Policjanci ukrócili szaleńczą jazdę „zakazowca”. Mężczyzna rozbił swój samochód na ogrodzeniu kąpieliska
Ucieczką przed policjantami, a następnie wjechaniem w ogrodzenie popularnego wrocławskiego kąpieliska, zakończyła się policyjna kontrola na terenie dolnośląskiej stolicy. Tutejsi funkcjonariusze zatrzymali 30-latka, który nie dość, że złamał sądowy zakaz kierowania, to dodatkowo próbował uciec przed funkcjonariuszami. Skuteczne działania policjantów doprowadziły do ukrócenia tej niebezpiecznej jazdy.
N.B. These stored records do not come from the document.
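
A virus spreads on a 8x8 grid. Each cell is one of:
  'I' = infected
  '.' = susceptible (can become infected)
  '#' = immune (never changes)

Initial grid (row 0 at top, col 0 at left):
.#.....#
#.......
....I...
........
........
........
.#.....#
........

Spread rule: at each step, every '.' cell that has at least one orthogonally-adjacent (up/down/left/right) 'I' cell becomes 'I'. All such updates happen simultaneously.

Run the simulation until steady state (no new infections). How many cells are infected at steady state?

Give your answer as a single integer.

Step 0 (initial): 1 infected
Step 1: +4 new -> 5 infected
Step 2: +8 new -> 13 infected
Step 3: +11 new -> 24 infected
Step 4: +12 new -> 36 infected
Step 5: +8 new -> 44 infected
Step 6: +7 new -> 51 infected
Step 7: +3 new -> 54 infected
Step 8: +3 new -> 57 infected
Step 9: +1 new -> 58 infected
Step 10: +0 new -> 58 infected

Answer: 58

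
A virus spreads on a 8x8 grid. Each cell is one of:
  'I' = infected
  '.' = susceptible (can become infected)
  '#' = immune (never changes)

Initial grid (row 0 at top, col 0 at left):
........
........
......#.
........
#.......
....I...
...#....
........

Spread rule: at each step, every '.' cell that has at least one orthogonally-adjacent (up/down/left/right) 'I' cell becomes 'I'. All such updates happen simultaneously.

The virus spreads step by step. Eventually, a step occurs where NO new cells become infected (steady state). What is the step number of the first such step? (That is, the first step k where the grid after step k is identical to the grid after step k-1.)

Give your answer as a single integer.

Answer: 10

Derivation:
Step 0 (initial): 1 infected
Step 1: +4 new -> 5 infected
Step 2: +7 new -> 12 infected
Step 3: +11 new -> 23 infected
Step 4: +12 new -> 35 infected
Step 5: +9 new -> 44 infected
Step 6: +8 new -> 52 infected
Step 7: +5 new -> 57 infected
Step 8: +3 new -> 60 infected
Step 9: +1 new -> 61 infected
Step 10: +0 new -> 61 infected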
Wspomniana interwencja to kolejny przykład tego, jak niebezpieczne są osoby, które naruszają obowiązujące przepisy. Na szczęście są szybko zatrzymywane przez wrocławskich policjantów, jak w przypadku 30-latka z gminy Długołęka, który wpadł w ręce funkcjonariuszy z referatu wywiadowczego.
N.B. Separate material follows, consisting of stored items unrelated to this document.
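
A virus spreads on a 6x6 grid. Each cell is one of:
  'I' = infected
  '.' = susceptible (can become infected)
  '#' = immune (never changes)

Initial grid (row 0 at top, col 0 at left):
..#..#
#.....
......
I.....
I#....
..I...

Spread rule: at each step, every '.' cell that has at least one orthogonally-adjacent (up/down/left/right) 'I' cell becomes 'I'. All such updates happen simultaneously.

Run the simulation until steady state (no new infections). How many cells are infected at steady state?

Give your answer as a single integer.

Step 0 (initial): 3 infected
Step 1: +6 new -> 9 infected
Step 2: +4 new -> 13 infected
Step 3: +5 new -> 18 infected
Step 4: +5 new -> 23 infected
Step 5: +4 new -> 27 infected
Step 6: +3 new -> 30 infected
Step 7: +2 new -> 32 infected
Step 8: +0 new -> 32 infected

Answer: 32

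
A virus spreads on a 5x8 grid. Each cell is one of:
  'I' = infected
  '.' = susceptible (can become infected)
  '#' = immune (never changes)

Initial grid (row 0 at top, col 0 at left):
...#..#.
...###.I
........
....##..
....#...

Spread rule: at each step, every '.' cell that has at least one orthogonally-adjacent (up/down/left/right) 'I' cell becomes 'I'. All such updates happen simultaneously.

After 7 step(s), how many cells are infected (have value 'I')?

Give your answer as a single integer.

Answer: 19

Derivation:
Step 0 (initial): 1 infected
Step 1: +3 new -> 4 infected
Step 2: +2 new -> 6 infected
Step 3: +3 new -> 9 infected
Step 4: +2 new -> 11 infected
Step 5: +2 new -> 13 infected
Step 6: +2 new -> 15 infected
Step 7: +4 new -> 19 infected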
Podczas wieczornej służby policjanci zwrócili uwagę na kierującego popularnym modelem Volkswagena. Mężczyzna zawracał w miejscu niedozwolonym, a policjanci postanowili zwrócić mu uwagę, że jest to wykroczenie. Kiedy jednak włączyli sygnały świetlne i dźwiękowe w swoim radiowozie, wówczas poruszający się przed nimi pojazd zamiast zwolnić - gwałtownie przyspieszył.
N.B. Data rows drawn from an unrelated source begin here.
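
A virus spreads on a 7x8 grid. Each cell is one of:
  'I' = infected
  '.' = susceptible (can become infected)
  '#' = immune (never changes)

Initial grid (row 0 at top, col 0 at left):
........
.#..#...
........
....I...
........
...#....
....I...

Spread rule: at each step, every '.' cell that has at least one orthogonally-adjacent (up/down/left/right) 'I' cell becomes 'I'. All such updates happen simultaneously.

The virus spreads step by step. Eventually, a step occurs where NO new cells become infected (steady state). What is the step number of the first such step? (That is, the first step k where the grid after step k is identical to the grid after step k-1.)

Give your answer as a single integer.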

Kierujący Golfem, mimo wyraźnych znaków do zatrzymania wydawanych przez funkcjonariuszy, kontynuował ucieczkę ruchliwymi ulicami dolnośląskiej stolicy. Mężczyzna starał się „zgubić” policjantów, jednak doświadczeni wywiadowcy nie pierwszy raz mieli do czynienia z kierowcą próbującym uciec, nawet jeśli ten zachowując się skrajnie niebezpiecznie, jedzie niezgodnie z obowiązującym kierunkiem ruchu, a tak właśnie było w tym przypadku.
W pewnym momencie mężczyzna skręcił w jedną z bocznych uliczek Zalesia i stracił panowanie nad kierowanym pojazdem, a następnie uderzył w ogrodzenie popularnego, wrocławskiego kąpieliska. Funkcjonariusze natychmiast wybiegli z radiowozu i zatrzymali, jak się okazało, 30-letniego mieszkańca podwrocławskiej miejscowości.
Nie tylko imię i nazwisko, wiek oraz miejsce zamieszkania wyszły na jaw. Sprawdzenie danych w systemach wykazało, że 30-latek nie miał prawa w ogóle siadać za kierownicą. Obowiązywał go bowiem sądowy zakaz kierowania pojazdami, za którego złamanie grozi nawet 5 lat pozbawienia wolności.
„Zakazowiec” został zatrzymany i trafił do pobliskiego komisariatu, a następnie policyjnego aresztu. O przyszłości mężczyzny zadecyduje teraz sąd, który na pewno weźmie pod uwagę nie tylko sam czyn popełniony przez mężczyznę, ale również fakt, że jego zachowanie było skrajnie nieodpowiedzialne i gdyby nie zostało w odpowiednim momencie ukrócone przez policjantów, mogło zakończyć się zagrożeniem życia i zdrowia dla każdej innej osoby, korzystającej z dróg.